KARACHI: S&P Global Ratings on Monday lowered Pakistan’s sovereign credit rating one notch to ‘B-‘ from ‘B’, citing diminished growth prospects and elevated external and fiscal stresses.
In S&P’s system, B- is six steps below an investment grade rating.
S&P said it lowered Pakistan’s ranking as the country’s economic outlook as well as its external position deteriorated.
The credit rating agency stated that its stable outlook for Pakistan reflected its expectation that Pakistan will secure sufficient funding to meet its external financing requirements over the next twelve months.

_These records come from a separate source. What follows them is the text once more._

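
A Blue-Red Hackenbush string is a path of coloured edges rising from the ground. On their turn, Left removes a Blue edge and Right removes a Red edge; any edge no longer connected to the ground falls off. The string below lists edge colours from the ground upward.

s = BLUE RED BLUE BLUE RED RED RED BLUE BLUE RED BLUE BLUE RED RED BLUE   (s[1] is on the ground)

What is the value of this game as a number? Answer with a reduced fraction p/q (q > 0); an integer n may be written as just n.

12723/16384

val_1 [B]  L=[0]  R=[]  = 1
val_2 [BR]  L=[0]  R=[1]  = 1/2
val_3 [BRB]  L=[0,1/2]  R=[1]  = 3/4
val_4 [BRBB]  L=[0,1/2,3/4]  R=[1]  = 7/8
val_5 [BRBBR]  L=[0,1/2,3/4]  R=[7/8,1]  = 13/16
val_6 [BRBBRR]  L=[0,1/2,3/4]  R=[13/16,7/8,1]  = 25/32
val_7 [BRBBRRR]  L=[0,1/2,3/4]  R=[25/32,13/16,7/8,1]  = 49/64
val_8 [BRBBRRRB]  L=[0,1/2,3/4,49/64]  R=[25/32,13/16,7/8,1]  = 99/128
val_9 [BRBBRRRBB]  L=[0,1/2,3/4,49/64,99/128]  R=[25/32,13/16,7/8,1]  = 199/256
val_10 [BRBBRRRBBR]  L=[0,1/2,3/4,49/64,99/128]  R=[199/256,25/32,13/16,7/8,1]  = 397/512
val_11 [BRBBRRRBBRB]  L=[0,1/2,3/4,49/64,99/128,397/512]  R=[199/256,25/32,13/16,7/8,1]  = 795/1024
val_12 [BRBBRRRBBRBB]  L=[0,1/2,3/4,49/64,99/128,397/512,795/1024]  R=[199/256,25/32,13/16,7/8,1]  = 1591/2048
val_13 [BRBBRRRBBRBBR]  L=[0,1/2,3/4,49/64,99/128,397/512,795/1024]  R=[1591/2048,199/256,25/32,13/16,7/8,1]  = 3181/4096
val_14 [BRBBRRRBBRBBRR]  L=[0,1/2,3/4,49/64,99/128,397/512,795/1024]  R=[3181/4096,1591/2048,199/256,25/32,13/16,7/8,1]  = 6361/8192
val_15 [BRBBRRRBBRBBRRB]  L=[0,1/2,3/4,49/64,99/128,397/512,795/1024,6361/8192]  R=[3181/4096,1591/2048,199/256,25/32,13/16,7/8,1]  = 12723/16384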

Pakistan is set to receive a $3 billion loan package from the United Arab Emirates (UAE) in-order to help bridge a yawning current account deficit and shore up foreign reserves.
S&P noted that “while Pakistan has secured financial aid from bilateral partners to address its immediate external financing needs, we believe that fiscal and external imbalances will remain elevated”.
The credit rating agency maintained that talks with the International Monetary Fund (IMF) took longer than anticipated and that any resulting reforms, whether under the programme or otherwise will be less advantageous than previously hoped. “S&P believes the reform timeline will be more protracted in nature,” it added.
Fitch in December downgraded Pakistan’s long-term foreign currency issuer default rating to ‘B-‘ from ‘B’, citing a rise in external financing risk from low reserves and high external debt repayments, along with a continued deterioration in the economy’s fiscal position.